Los chinos se están tomando en serio el tema de los coches eléctricos. Prueba de ello es el nuevo récord establecido en el mítico trazado del Nordschliefe de Nurburgring, que se está tomando como factor de medida para establecer los coches más rápidos del mundo.

En esta ocasión ha sido el Nio EP9 un súper deportivo que desarrolla 1000 kW (1341 CV) y que acaba de completar la vuelta al circuito en 07:05:120, superando así el anterior récord logrado por un vehículo full electric que estaba fijado en 07:22:329. El NIO EPB es un modelo de fabricación china desarrollado por NEXTEV, una compañía dedicada a la producción de vehículos eléctricos cuyo objetivo es “ayudar a redescubrir el estilo de vida alegre mediante la creación de vehículos inspiradores que ofrezcan nuevas referencias en diseño, prestaciones y experiencias únicas para su conductor”.

Un ambicioso objetivo que NIO ha plasmado en el EP9, un súper deportivo tan agresivo en su diseño como rápido sobre el asfalto. Según los datos proporcionados por el propio fabricante, el EP9 realiza la vuelta al Nordschliefe de Nurburgring en los anteriormente citados 7 minutos con 5 segundos, cifra que ha logrado después de batir igualmente el tiempo récord logrado por un vehículo eléctrico en el trazado del circuito francés de Paul Ricard, donde ha establecido el tiempo de la vuelta en 1 minuto con 52 segundos.

Para lograrlo, el EP9 recurre al MegaWatt de potencia (el equivalente a los ya citados 1.341CV/ 1000 kW) que le proporcionan los cuatro propulsores eléctricos que lleva a bordo, cada uno de los cuales aplica su potencia sobre cada una de las ruedas.
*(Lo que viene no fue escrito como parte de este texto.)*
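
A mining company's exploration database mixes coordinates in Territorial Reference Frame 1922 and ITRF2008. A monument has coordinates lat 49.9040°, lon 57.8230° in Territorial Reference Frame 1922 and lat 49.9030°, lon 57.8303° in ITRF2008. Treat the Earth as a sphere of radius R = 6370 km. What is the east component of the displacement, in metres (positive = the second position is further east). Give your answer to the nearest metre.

Δφ = 49.9030° − 49.9040° = -0.0010°; Δλ = 57.8303° − 57.8230° = +0.0073°.
1° along a meridian = πR/180 = 111177 m.
ΔN = Δφ × 111177 = -111.2 m; ΔE = Δλ × 111177 × cos(49.9040°) = +0.0073 × 111177 × 0.644070 = 522.7 m.

ΔE = 523 m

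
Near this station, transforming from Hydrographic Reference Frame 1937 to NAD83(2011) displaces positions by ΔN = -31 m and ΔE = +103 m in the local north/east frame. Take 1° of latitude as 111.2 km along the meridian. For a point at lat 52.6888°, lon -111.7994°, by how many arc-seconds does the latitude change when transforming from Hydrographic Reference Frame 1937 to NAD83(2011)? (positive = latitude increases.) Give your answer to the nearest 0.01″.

1° of latitude = 111.2 km, so Δφ = -31.0 / 111200 = -0.0002788° = -1.004″.

Δφ = -1.00″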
Para alimentarlos, el EP9 obtiene la energía de un sistema de baterías intercambiables que le aportan una autonomía al vehículo suficiente como para recorrer distancias de hasta 427 kilómetros de alcance máximo.

Gracias a esta disposición mecánica eléctrica, el EP9 alcanza una velocidad máxima de 313 km/h con una capacidad de aceleración que le permite acelerar de 0 a 100 km/h en apenas 2.7 segundos. Al poder transferir al suelo los 1.480 Nm de par máximo que le proporcionan los cuatro motores eléctricos que incorpora, puede alcanzar desde parado los 200 km/h de velocidad en 7,1 segundos, y superar los 300 km/h en apenas 15,9 segundos. O sea, que es un “bicho de autentico cuidado”. El EP9 calza neumáticos lisos en medida 320/70 R19

Buena parte del secreto de estas elevadas prestaciones hay que encontrarlo en la ligereza de su construcción. En su chasis y bastidor se han empleado materiales ligeros que garanticen tanto la resistencia de los mismos como la menor aportación de kilos posibles al conjunto en cada uno de sus componentes. Así tanto el cockpit como la carrocería se han elaborado íntegramente en fibra de carbono para aligerar en lo posible el peso del vehículo.

Igualmente, la aerodinámica del modelo se ha llevado hasta el extremo —de ahí sus peculiares formas— para garantizar tanto una excelente capacidad de penetración aerodinámica como la mejor estabilidad del conjunto en función de la carga aerodinámica que debe soportar. Según los técnicos de la marca, circulando a 240 km/h, el EP9 puede proporcionar hasta 24.000 Newtons de carga vertical, cifra que representa prácticamente el doble de la que aporta un monoplaza de Fórmula 1 a esa misma velocidad. Esto le permite al EP9 soportar fuerzas laterales en curva de hasta 3G, lo que puede hacernos imaginar lo excitante que puede resultar su conducción.